It's one of those rare things that can make history come alive for the reader because it fills in the more personal details of days in remote places, large families and the deprivations and the joy of early farming.
The cover bears a pencil drawing by Taranaki artist Marianne Muggeridge, of an elderly man in an old, high-backed cane chair with a child at his feet.
It was Owen who posed for it, along with his own grandson on the floor, but it's his father's face Marianne sketched upon his shoulders. It was Owen's idea to preserve his father's likeness, "but I think it worked out well." He still has his father's chair.
In 1985, when the book was printed, he used a simple dedication: Dedicated to my father Francis James Henry, 1877-1963, who told me most of the things in this book.

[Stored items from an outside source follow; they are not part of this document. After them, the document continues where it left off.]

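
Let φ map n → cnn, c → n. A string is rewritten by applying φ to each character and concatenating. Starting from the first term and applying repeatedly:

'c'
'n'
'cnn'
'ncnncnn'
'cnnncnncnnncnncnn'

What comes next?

Replace each of the 17 characters of cnnncnncnnncnncnn in place — n cnn cnn cnn n cnn cnn n cnn cnn cnn n cnn cnn n cnn cnn — and concatenate.

ncnncnncnnncnncnnncnncnncnnncnncnnncnncnn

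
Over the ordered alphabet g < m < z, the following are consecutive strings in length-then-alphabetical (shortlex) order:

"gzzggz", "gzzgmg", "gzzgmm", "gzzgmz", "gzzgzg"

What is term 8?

gzzmgg

Continuing the enumeration 3 steps past gzzgzg: gzzgzg → gzzgzm → gzzgzz → (answer).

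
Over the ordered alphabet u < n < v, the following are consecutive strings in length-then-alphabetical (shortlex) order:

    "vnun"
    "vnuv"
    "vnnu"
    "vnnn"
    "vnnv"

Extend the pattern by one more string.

Treat vnnv as a base-3 numeral over the given alphabet and add one, carrying through any trailing v's.

vnvu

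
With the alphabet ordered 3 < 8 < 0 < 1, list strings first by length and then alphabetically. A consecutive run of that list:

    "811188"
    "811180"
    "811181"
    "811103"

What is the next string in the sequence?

Treat 811103 as a base-4 numeral over the given alphabet and add one, carrying through any trailing 1's.

811108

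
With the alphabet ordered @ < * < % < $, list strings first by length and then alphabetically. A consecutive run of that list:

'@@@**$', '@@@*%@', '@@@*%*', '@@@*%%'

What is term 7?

@@@*$*

Advancing 3 positions from @@@*%% through @@@*%% → @@@*%$ → @@@*$@ reaches term 7.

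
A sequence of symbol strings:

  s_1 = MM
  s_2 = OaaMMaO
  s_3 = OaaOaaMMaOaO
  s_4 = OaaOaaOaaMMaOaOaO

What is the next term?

Every step adds Oaa to the front and aO to the end of the previous string.
So the next term is Oaa·OaaOaaOaaMMaOaOaO·aO.

OaaOaaOaaOaaMMaOaOaOaO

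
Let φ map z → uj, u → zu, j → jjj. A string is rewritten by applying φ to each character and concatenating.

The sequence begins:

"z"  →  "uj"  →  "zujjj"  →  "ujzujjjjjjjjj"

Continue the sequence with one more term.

Applying the rule to each of the 13 symbols of ujzujjjjjjjjj gives the pieces zu jjj uj zu jjj jjj jjj jjj jjj jjj jjj jjj jjj, which concatenate to the answer.

zujjjujzujjjjjjjjjjjjjjjjjjjjjjjjjjj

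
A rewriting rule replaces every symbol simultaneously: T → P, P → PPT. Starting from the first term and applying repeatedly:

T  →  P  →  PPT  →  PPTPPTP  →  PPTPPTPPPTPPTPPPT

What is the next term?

PPTPPTPPPTPPTPPPTPPTPPTPPPTPPTPPPTPPTPPTP

Applying the rule to each of the 17 symbols of PPTPPTPPPTPPTPPPT gives the pieces PPT PPT P PPT PPT P PPT PPT PPT P PPT PPT P PPT PPT PPT P, which concatenate to the answer.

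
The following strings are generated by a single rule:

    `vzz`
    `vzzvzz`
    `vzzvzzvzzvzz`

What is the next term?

Each string is two copies of the previous one concatenated.
Doubling vzzvzzvzzvzz:

vzzvzzvzzvzzvzzvzzvzzvzz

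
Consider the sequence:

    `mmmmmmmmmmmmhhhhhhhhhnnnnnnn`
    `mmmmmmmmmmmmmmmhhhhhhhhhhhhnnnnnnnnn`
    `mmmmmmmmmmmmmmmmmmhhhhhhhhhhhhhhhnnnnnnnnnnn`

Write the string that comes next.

mmmmmmmmmmmmmmmmmmmmmhhhhhhhhhhhhhhhhhhnnnnnnnnnnnnn

Each string has the form m^{3n+3} h^{3n} n^{2n+1}, where the shown terms are n = 3, 4, 5.
Setting n = 6 gives 21, 18, 13 characters in each block.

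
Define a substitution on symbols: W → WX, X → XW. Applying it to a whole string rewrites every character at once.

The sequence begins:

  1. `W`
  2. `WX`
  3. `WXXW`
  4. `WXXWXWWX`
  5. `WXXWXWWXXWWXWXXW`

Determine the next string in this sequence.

WXXWXWWXXWWXWXXWXWWXWXXWWXXWXWWX

Applying the rule to each of the 16 symbols of WXXWXWWXXWWXWXXW gives the pieces WX XW XW WX XW WX WX XW XW WX WX XW WX XW XW WX, which concatenate to the answer.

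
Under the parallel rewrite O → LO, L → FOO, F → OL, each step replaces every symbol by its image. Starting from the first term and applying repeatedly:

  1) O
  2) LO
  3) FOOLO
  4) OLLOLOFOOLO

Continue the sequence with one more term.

LOFOOFOOLOFOOLOOLLOLOFOOLO

Expanding OLLOLOFOOLO: O→LO, L→FOO, L→FOO, O→LO, L→FOO, O→LO, F→OL, O→LO, O→LO, L→FOO, O→LO. Concatenated: LO FOO FOO LO FOO LO OL LO LO FOO LO.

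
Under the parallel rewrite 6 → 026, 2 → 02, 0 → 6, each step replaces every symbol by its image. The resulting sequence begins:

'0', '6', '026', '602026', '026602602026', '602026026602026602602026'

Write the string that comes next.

Replace each of the 24 characters of 602026026602026602602026 in place — 026 6 02 6 02 026 6 02 026 026 6 02 6 02 026 026 6 02 026 6 02 6 02 026 — and concatenate.

026602602026602026026602602026026602026602602026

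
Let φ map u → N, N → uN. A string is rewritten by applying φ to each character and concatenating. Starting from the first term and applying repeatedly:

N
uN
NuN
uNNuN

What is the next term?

Apply φ to uNNuN symbol by symbol: u→N, N→uN, N→uN, u→N, N→uN; joined: N uN uN N uN.

NuNuNNuN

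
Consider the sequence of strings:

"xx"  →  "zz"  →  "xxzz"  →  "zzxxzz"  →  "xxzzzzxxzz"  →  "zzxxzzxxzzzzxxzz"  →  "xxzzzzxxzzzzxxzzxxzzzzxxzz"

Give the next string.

zzxxzzxxzzzzxxzzxxzzzzxxzzzzxxzzxxzzzzxxzz

From term 3 onward, concatenate the second-to-last term with the last: xx·zz = xxzz, zz·xxzz = zzxxzz, …
Continuing: zzxxzzxxzzzzxxzz · xxzzzzxxzzzzxxzzxxzzzzxxzz gives term 8.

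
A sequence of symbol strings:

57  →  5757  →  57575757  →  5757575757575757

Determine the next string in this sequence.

s(k+1) = s(k)·s(k) — each term doubles the last.
One more doubling of 5757575757575757 gives the answer.

57575757575757575757575757575757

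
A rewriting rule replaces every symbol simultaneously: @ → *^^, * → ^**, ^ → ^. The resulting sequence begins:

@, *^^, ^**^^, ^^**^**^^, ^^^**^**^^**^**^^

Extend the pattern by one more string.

^^^^**^**^^**^**^^^**^**^^**^**^^

Replace each of the 17 characters of ^^^**^**^^**^**^^ in place — ^ ^ ^ ^** ^** ^ ^** ^** ^ ^ ^** ^** ^ ^** ^** ^ ^ — and concatenate.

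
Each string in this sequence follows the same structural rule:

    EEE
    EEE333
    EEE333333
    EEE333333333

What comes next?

EEE333333333333

Each term is the previous one with 333 appended.
So the next term is EEE333333333·333.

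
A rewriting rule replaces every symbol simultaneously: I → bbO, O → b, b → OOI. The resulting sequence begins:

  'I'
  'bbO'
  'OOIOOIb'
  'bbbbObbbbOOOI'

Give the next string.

OOIOOIOOIOOIbOOIOOIOOIOOIbbbbbO

φ(bbbbObbbbOOOI) expands symbol-by-symbol to OOI OOI OOI OOI b OOI OOI OOI OOI b b b bbO; joining the 13 pieces gives the next term.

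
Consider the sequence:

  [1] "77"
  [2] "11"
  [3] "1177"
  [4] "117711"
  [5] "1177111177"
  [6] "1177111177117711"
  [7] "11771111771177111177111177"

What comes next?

117711117711771111771111771177111177117711

Each term (from the third on) is the previous term followed by the one before it: term 3 = 11·77 = 1177.
The next term joins 11771111771177111177111177 and 1177111177117711.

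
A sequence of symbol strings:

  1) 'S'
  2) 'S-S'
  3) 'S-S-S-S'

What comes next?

s(k+1) = s(k)·-·s(k) — each term doubles the last with '-' between the halves.
So the next term is two copies of S-S-S-S with '-' between the halves.

S-S-S-S-S-S-S-S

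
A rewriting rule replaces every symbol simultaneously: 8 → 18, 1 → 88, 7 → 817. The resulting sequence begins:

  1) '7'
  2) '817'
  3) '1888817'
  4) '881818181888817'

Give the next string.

Replace each of the 15 characters of 881818181888817 in place — 18 18 88 18 88 18 88 18 88 18 18 18 18 88 817 — and concatenate.

1818881888188818881818181888817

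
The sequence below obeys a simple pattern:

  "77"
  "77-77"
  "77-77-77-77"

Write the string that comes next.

77-77-77-77-77-77-77-77

Every step duplicates the string with '-' between the halves.
So the next term is two copies of 77-77-77-77 with '-' between the halves.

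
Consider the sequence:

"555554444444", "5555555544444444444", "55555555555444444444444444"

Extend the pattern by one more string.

Term n consists of 3n-1 5's, followed by 4n-1 4's, where the shown terms are n = 2, 3, 4.
Setting n = 5 gives 14, 19 characters in each block.

555555555555554444444444444444444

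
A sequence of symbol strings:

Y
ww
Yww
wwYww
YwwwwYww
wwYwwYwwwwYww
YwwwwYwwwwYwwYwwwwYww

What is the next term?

wwYwwYwwwwYwwYwwwwYwwwwYwwYwwwwYww

From term 3 onward, concatenate the second-to-last term with the last: Y·ww = Yww, ww·Yww = wwYww, …
So term 8 is wwYwwYwwwwYww·YwwwwYwwwwYwwYwwwwYww.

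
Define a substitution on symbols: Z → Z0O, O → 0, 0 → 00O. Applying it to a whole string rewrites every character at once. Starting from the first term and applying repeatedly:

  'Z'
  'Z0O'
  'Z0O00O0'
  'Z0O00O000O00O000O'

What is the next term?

Applying the rule to each of the 17 symbols of Z0O00O000O00O000O gives the pieces Z0O 00O 0 00O 00O 0 00O 00O 00O 0 00O 00O 0 00O 00O 00O 0, which concatenate to the answer.

Z0O00O000O00O000O00O00O000O00O000O00O00O0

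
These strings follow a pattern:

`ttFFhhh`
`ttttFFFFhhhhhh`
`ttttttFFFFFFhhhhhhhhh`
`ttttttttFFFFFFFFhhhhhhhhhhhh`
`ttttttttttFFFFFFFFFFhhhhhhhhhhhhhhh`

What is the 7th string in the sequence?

ttttttttttttttFFFFFFFFFFFFFFhhhhhhhhhhhhhhhhhhhhh

Each string has the form t^{2n} F^{2n} h^{3n} (n = 1, 2, …).
Setting n = 7 gives 14, 14, 21 characters in each block.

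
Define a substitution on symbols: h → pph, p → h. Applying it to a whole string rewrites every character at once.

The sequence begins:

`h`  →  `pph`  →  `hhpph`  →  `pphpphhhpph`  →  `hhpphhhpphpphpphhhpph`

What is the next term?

Applying the rule to each of the 21 symbols of hhpphhhpphpphpphhhpph gives the pieces pph pph h h pph pph pph h h pph h h pph h h pph pph pph h h pph, which concatenate to the answer.

pphpphhhpphpphpphhhpphhhpphhhpphpphpphhhpph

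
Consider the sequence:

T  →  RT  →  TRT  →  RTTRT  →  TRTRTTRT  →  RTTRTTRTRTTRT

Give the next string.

TRTRTTRTRTTRTTRTRTTRT

Each term (from the third on) is the two preceding terms concatenated in order: term 3 = T·RT = TRT.
So term 7 is TRTRTTRT·RTTRTTRTRTTRT.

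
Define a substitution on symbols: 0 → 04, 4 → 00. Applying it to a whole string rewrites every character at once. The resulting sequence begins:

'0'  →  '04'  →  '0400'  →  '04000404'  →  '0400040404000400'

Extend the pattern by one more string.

04000404040004000400040404000404

φ(0400040404000400) expands symbol-by-symbol to 04 00 04 04 04 00 04 00 04 00 04 04 04 00 04 04; joining the 16 pieces gives the next term.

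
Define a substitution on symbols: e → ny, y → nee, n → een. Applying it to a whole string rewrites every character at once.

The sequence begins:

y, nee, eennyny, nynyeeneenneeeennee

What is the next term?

Rewriting the 19 symbols of nynyeeneenneeeennee one by one yields een nee een nee ny ny een ny ny een een ny ny ny ny een een ny ny; concatenated:

eenneeeenneenynyeennynyeeneennynynynyeeneennyny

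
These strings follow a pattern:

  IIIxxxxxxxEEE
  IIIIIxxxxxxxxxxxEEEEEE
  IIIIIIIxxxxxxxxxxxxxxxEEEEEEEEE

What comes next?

Term n consists of 2n+1 I's, followed by 4n+3 x's, followed by 3n E's (n = 1, 2, …).
Setting n = 4 gives 9, 19, 12 characters in each block.

IIIIIIIIIxxxxxxxxxxxxxxxxxxxEEEEEEEEEEEE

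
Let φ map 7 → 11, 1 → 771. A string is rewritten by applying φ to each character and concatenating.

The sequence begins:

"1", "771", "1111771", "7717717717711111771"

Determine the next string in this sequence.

φ(7717717717711111771) expands symbol-by-symbol to 11 11 771 11 11 771 11 11 771 11 11 771 771 771 771 771 11 11 771; joining the 19 pieces gives the next term.

11117711111771111177111117717717717717711111771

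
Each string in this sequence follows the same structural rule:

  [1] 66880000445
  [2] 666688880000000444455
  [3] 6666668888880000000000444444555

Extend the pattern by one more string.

Term n consists of 2n 6's, followed by 2n 8's, followed by 3n+1 0's, followed by 2n 4's, followed by n 5's (n = 1, 2, …).
Setting n = 4 gives 8, 8, 13, 8, 4 characters in each block.

66666666888888880000000000000444444445555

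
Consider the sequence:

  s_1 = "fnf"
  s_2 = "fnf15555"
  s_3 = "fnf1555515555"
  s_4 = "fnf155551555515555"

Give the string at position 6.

Each term is the previous one with 15555 appended.
From fnf155551555515555, 2 further steps: fnf155551555515555 → fnf15555155551555515555 → (answer).

fnf1555515555155551555515555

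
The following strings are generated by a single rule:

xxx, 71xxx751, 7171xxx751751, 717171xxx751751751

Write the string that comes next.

71717171xxx751751751751

s(k+1) = 71·s(k)·751, so each term gains 71 as a prefix and 751 as a suffix.
So the next term is 71·717171xxx751751751·751.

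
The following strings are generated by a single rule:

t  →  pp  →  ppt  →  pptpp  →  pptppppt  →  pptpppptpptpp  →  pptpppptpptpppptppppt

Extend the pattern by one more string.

pptpppptpptpppptpppptpptpppptpptpp

This is a Fibonacci-style word recurrence s(k) = s(k−1)·s(k−2): e.g. pp·t = ppt.
So term 8 is pptpppptpptpppptppppt·pptpppptpptpp.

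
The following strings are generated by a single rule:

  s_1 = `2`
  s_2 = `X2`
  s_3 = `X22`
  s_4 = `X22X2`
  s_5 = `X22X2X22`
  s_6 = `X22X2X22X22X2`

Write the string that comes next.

X22X2X22X22X2X22X2X22

From term 3 onward, concatenate the last term with the second-to-last: X2·2 = X22, X22·X2 = X22X2, …
The next term joins X22X2X22X22X2 and X22X2X22.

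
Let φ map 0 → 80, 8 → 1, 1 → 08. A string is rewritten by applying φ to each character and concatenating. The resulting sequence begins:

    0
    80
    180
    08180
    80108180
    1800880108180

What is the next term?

081808011800880108180

Applying the rule to each of the 13 symbols of 1800880108180 gives the pieces 08 1 80 80 1 1 80 08 80 1 08 1 80, which concatenate to the answer.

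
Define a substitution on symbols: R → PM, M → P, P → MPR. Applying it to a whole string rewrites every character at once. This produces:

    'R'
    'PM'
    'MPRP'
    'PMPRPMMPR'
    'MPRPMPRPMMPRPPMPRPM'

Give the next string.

Rewriting the 19 symbols of MPRPMPRPMMPRPPMPRPM one by one yields P MPR PM MPR P MPR PM MPR P P MPR PM MPR MPR P MPR PM MPR P; concatenated:

PMPRPMMPRPMPRPMMPRPPMPRPMMPRMPRPMPRPMMPRP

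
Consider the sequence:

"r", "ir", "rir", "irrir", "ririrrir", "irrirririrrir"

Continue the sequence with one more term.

ririrririrrirririrrir

Each term (from the third on) is the two preceding terms concatenated in order: term 3 = r·ir = rir.
The next term joins ririrrir and irrirririrrir.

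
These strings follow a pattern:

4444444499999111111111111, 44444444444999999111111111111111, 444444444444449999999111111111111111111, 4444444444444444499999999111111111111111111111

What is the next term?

The n-th term is 3n-1 4's then n+2 9's then 3n+3 1's, where the shown terms are n = 3, 4, 5, 6.
At n = 7 the blocks have lengths 20, 9, 24.

44444444444444444444999999999111111111111111111111111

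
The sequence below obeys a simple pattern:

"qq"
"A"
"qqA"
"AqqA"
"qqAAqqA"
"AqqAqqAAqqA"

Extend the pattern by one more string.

This is a Fibonacci-style word recurrence s(k) = s(k−2)·s(k−1): e.g. qq·A = qqA.
Continuing: qqAAqqA · AqqAqqAAqqA gives term 7.

qqAAqqAAqqAqqAAqqA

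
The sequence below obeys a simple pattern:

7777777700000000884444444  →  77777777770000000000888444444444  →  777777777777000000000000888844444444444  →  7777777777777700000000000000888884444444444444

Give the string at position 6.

777777777777777777000000000000000000888888844444444444444444

Reading off run lengths: 7 runs 8, 10, 12, 14; 0 runs 8, 10, 12, 14; 8 runs 2, 3, 4, 5; 4 runs 7, 9, 11, 13 — each is linear in n, where the shown terms are n = 3, 4, 5, 6.
At n = 8 the blocks have lengths 18, 18, 7, 17.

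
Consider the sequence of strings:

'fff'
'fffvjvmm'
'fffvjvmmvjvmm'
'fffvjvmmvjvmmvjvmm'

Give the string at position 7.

fffvjvmmvjvmmvjvmmvjvmmvjvmmvjvmm

Each term is the previous one with vjvmm appended.
From fffvjvmmvjvmmvjvmm, 3 further steps: fffvjvmmvjvmmvjvmm → fffvjvmmvjvmmvjvmmvjvmm → fffvjvmmvjvmmvjvmmvjvmmvjvmm → (answer).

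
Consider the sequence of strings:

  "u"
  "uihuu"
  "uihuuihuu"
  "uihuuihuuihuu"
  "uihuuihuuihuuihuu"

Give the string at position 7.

The strings grow by a fixed prefix uihu each time.
From uihuuihuuihuuihuu, 2 further steps: uihuuihuuihuuihuu → uihuuihuuihuuihuuihuu → (answer).

uihuuihuuihuuihuuihuuihuu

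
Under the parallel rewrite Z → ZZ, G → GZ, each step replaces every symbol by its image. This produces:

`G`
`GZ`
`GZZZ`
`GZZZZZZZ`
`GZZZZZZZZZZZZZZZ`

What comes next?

GZZZZZZZZZZZZZZZZZZZZZZZZZZZZZZZ

φ(GZZZZZZZZZZZZZZZ) expands symbol-by-symbol to GZ ZZ ZZ ZZ ZZ ZZ ZZ ZZ ZZ ZZ ZZ ZZ ZZ ZZ ZZ ZZ; joining the 16 pieces gives the next term.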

Though it was produced entirely for the Henry family, a copy of My Father Told Me This, has since found itself in the Taranaki Resource Centre at Puke Ariki, where it's available for anyone to read.
He is still astounded by the knowledge his father passed on. "We often used to say, 'Tell us some more stories about when you were young and went to school'. We enjoyed hearing them and I had often thought I should record them or they would be lost. I have been quite surprised when I wrote them down, how many he really told us."
When asked if he shouldn't put his own life story down next, Owen stops to consider the idea, and agrees. "Yes, I suppose I should."